The Whole30 nutrition challenge is wildly popular. But can it really deliver on its promises? Nutrition Diva examines the pros, cons, and alternatives.
I’ve gotten a lot of questions and emails about the Whole30 diet, including one from Jazmine, who wrote:
“I have recently been researching the Whole30 diet promoted by Melissa Hartwig. I have been reading her book and getting very excited, until I saw that the diet was ranked 38th out of 38 in US News and World Reports annual diet ranking. I have found your balanced, real-world, science-based approach to nutrition to be a breath of fresh air in the often murky waters of fad diets and I trust your opinion, so what do you think? Is the Whole30 healthy? Or harmful?”
What Is the Whole30 Challenge?
For those who may not be familiar, the Whole30 is a popular 30-day nutrition challenge created by Doug and Melissa Hartwig and promoted on their website (whole30.com) and through their several best-selling books.
The Whole30 is described as a whole foods approach. But the challenge is not just to eliminate processed and packaged foods from your life for 30 days. You are also instructed to avoid beans and legumes, dairy products, sugar (including natural sweeteners like honey and maple syrup), alcohol, all grains, and starchy vegetables like potatoes.
Moreover, it’s not just about cutting down or reducing these foods but about completely eliminating them from your diet. The Hartwigs promise that this will yield all kinds of amazing health benefits, including restoring a healthy metabolism, reducing systemic inflammation, healing your digestive tract, and balancing your immune system. Evidence that the program produces these benefits is anecdotal.

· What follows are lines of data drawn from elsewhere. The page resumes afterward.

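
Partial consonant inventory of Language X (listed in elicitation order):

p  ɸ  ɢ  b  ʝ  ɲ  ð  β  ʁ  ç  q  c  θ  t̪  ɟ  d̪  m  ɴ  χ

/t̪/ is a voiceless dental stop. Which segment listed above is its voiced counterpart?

The voiced counterpart is a voiced dental stop — in this inventory, /d̪/.

/d̪/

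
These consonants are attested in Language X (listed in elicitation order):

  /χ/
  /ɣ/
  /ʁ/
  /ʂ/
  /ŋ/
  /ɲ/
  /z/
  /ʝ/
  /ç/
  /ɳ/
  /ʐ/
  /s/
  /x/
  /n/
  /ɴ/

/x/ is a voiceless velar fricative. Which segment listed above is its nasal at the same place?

/ŋ/

The nasal at the same place is a velar nasal — in this inventory, /ŋ/.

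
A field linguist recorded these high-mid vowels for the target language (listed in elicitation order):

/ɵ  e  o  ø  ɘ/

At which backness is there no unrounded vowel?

back

backness          unrounded  rounded 
front             e         ø       
central           ɘ         ɵ       
back              —         o       
Every backness has an unrounded member except back, where /ɤ/ would be expected.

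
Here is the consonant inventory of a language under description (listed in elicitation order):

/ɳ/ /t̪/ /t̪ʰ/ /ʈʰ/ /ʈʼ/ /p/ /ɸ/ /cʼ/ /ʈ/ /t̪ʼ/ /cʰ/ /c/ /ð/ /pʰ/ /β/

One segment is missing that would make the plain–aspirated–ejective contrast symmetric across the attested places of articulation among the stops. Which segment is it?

place of articulation  plain     aspirated  ejective
bilabial          p         pʰ        —       
dental            t̪        t̪ʰ       t̪ʼ     
retroflex         ʈ         ʈʰ        ʈʼ      
palatal           c         cʰ        cʼ      
The bilabial row has no ejective member, so the gap is the ejective bilabial stop /pʼ/.

/pʼ/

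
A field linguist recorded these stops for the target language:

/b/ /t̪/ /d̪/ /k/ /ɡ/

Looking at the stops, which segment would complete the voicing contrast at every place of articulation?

/p/

bilabial: voiceless —, voiced /b/.
dental: voiceless /t̪/, voiced /d̪/.
velar: voiceless /k/, voiced /ɡ/.
The bilabial row has no voiceless member, so the gap is the voiceless bilabial stop /p/.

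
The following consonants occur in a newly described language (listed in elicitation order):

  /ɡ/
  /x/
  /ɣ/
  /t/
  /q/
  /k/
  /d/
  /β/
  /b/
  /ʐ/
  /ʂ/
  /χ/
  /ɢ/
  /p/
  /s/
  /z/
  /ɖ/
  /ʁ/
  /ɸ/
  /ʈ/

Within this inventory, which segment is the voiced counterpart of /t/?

/t/ is a voiceless alveolar stop.
The voiced counterpart is a voiced alveolar stop — in this inventory, /d/.

/d/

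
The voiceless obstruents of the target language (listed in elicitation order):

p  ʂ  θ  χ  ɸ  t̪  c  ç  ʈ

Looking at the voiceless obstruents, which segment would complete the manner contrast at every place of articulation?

bilabial: stop /p/, fricative /ɸ/.
dental: stop /t̪/, fricative /θ/.
retroflex: stop /ʈ/, fricative /ʂ/.
palatal: stop /c/, fricative /ç/.
uvular: stop —, fricative /χ/.
The uvular row has no stop member, so the gap is the uvular stop /q/.

/q/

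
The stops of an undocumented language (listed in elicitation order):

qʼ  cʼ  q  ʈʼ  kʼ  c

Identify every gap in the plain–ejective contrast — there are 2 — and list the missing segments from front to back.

/ʈ/, /k/

place of articulation  plain     ejective
retroflex         —         ʈʼ      
palatal           c         cʼ      
velar             —         kʼ      
uvular            q         qʼ      
Gaps, from front to back: retroflex lacks plain (/ʈ/); velar lacks plain (/k/).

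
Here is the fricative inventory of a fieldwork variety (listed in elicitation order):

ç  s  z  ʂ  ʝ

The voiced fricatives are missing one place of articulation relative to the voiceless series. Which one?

retroflex

place of articulation  voiceless  voiced  
alveolar          s         z       
retroflex         ʂ         —       
palatal           ç         ʝ       
Every place of articulation has a voiced member except retroflex, where /ʐ/ would be expected.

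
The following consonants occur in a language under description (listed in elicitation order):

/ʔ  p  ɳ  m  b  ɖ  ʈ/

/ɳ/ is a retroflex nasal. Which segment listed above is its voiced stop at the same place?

The voiced stop at the same place is a voiced retroflex stop — in this inventory, /ɖ/.

/ɖ/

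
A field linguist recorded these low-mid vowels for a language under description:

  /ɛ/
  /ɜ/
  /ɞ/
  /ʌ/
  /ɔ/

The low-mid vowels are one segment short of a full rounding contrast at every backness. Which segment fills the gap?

Unrounded: /ɛ/ (front), /ɜ/ (central), /ʌ/ (back).
Rounded: /ɞ/ (central), /ɔ/ (back).
The front row has no rounded member, so the gap is the front rounded vowel /œ/.

/œ/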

Other promised benefits are more psychological or behavioral: The program is said to act as a “nutritional reset, designed to help you put an end to unhealthy cravings and habits.”
Pros and Cons of Whole30
The program is disruptive—and this is part of its power. A period of radical abstinence might serve to disrupt unhealthy habits, shaking you out of your established patterns and forcing you to find alternatives.
If a glass or two of wine has become a daily routine, for example, committing to going without for 30 days might compel you to find some new ways to decompress after work. Maybe you end up replacing happy hour with a walk in the park with a friend. I also do not doubt that restricting your diet this dramatically will change how you think about and experience food.

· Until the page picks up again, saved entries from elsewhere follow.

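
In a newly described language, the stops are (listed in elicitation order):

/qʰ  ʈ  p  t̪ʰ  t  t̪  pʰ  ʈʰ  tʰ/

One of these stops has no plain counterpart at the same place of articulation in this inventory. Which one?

Bilabial: /p/ ~ /pʰ/
Dental: /t̪/ ~ /t̪ʰ/
Alveolar: /t/ ~ /tʰ/
Retroflex: /ʈ/ ~ /ʈʰ/
Uvular: only /qʰ/ (aspirated); no plain partner.
So /qʰ/ is the unpaired segment.

/qʰ/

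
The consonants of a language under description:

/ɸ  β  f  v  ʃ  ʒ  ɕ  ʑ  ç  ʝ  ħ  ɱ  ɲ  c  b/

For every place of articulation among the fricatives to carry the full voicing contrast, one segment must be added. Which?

bilabial: voiceless /ɸ/, voiced /β/.
labiodental: voiceless /f/, voiced /v/.
postalveolar: voiceless /ʃ/, voiced /ʒ/.
alveolo-palatal: voiceless /ɕ/, voiced /ʑ/.
palatal: voiceless /ç/, voiced /ʝ/.
pharyngeal: voiceless /ħ/, voiced —.
The pharyngeal row has no voiced member, so the gap is the voiced pharyngeal fricative /ʕ/.

/ʕ/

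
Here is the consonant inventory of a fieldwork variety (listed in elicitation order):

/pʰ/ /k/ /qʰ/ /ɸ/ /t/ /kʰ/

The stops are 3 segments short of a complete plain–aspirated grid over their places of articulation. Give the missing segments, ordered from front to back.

bilabial: plain —, aspirated /pʰ/.
alveolar: plain /t/, aspirated —.
velar: plain /k/, aspirated /kʰ/.
uvular: plain —, aspirated /qʰ/.
Gaps, from front to back: bilabial lacks plain (/p/); alveolar lacks aspirated (/tʰ/); uvular lacks plain (/q/).

/p/, /tʰ/, /q/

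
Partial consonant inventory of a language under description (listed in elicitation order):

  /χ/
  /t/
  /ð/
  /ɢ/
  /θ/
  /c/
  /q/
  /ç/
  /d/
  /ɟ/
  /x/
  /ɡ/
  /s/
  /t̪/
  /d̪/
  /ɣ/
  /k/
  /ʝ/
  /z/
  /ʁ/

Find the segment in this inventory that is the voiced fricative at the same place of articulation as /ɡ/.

/ɡ/ is a voiced velar stop.
The voiced fricative at the same place is a voiced velar fricative — in this inventory, /ɣ/.

/ɣ/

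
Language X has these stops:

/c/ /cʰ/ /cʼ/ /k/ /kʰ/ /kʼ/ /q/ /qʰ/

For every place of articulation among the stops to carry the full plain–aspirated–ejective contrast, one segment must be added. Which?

/qʼ/

palatal: plain /c/, aspirated /cʰ/, ejective /cʼ/.
velar: plain /k/, aspirated /kʰ/, ejective /kʼ/.
uvular: plain /q/, aspirated /qʰ/, ejective —.
The uvular row has no ejective member, so the gap is the ejective uvular stop /qʼ/.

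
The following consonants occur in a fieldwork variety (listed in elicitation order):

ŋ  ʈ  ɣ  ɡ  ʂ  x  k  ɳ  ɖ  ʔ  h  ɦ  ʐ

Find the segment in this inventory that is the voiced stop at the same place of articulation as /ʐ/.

/ɖ/

/ʐ/ is a voiced retroflex fricative.
The voiced stop at the same place is a voiced retroflex stop — in this inventory, /ɖ/.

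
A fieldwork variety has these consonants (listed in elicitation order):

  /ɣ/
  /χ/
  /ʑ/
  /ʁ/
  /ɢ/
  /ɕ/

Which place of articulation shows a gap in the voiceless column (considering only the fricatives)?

alveolo-palatal: voiceless /ɕ/, voiced /ʑ/.
velar: voiceless —, voiced /ɣ/.
uvular: voiceless /χ/, voiced /ʁ/.
Every place of articulation has a voiceless member except velar, where /x/ would be expected.

velar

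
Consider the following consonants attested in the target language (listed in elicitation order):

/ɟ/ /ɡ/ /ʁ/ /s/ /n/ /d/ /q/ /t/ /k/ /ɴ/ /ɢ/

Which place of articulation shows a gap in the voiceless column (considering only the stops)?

place of articulation  voiceless  voiced  
alveolar          t         d       
palatal           —         ɟ       
velar             k         ɡ       
uvular            q         ɢ       
Every place of articulation has a voiceless member except palatal, where /c/ would be expected.

palatal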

Other forms of disruption may not be quite as welcome. Doing the Whole30 requires a good deal of planning. Shopping and meal preparation take up a lot of time because you’ll need to make all your food from scratch. Eating in restaurants is challenging, to say the least. Pray that no business trips, family birthdays, or head colds come up during your 30 days.
If you can recruit your entire family, office, church, and book club to join you for your 30 days, that’s going to make life a lot easier. Otherwise, you may find socializing a bit tricky during your challenge.
The Appeal of Difficulty
None of this is insurmountable. In fact, some people really love a challenge.
Take marathon runners, for example, or triathletes. They are willing to sacrifice enormous amounts of time to train for their goal. Accomplishing great feats of physical strength and mental toughness makes them feel like a million bucks.
But do you have to complete a marathon in order to get fit? Of course not. You can get into pretty good shape training for a 5K. You’re also less likely to suffer an injury that relegates you to the couch for 6 weeks.
Your diet doesn't have to be this restrictive in order to be healthful
And by the same token, I understand that some people are attracted to the austerity and purity of the Whole30 challenge. But I simply don’t agree that your diet has to be this restrictive in order to be healthful—or to deliver the kinds of benefits that the Whole30 promises.
In fact, one of the main reasons that the nutrition experts who evaluated diets for US New and World Report gave the Whole30 such a low ranking was concern that the diet was overly and unnecessarily restrictive, eliminating entire categories of nutritious foods. I also worry about the sustainability of such an extreme approach.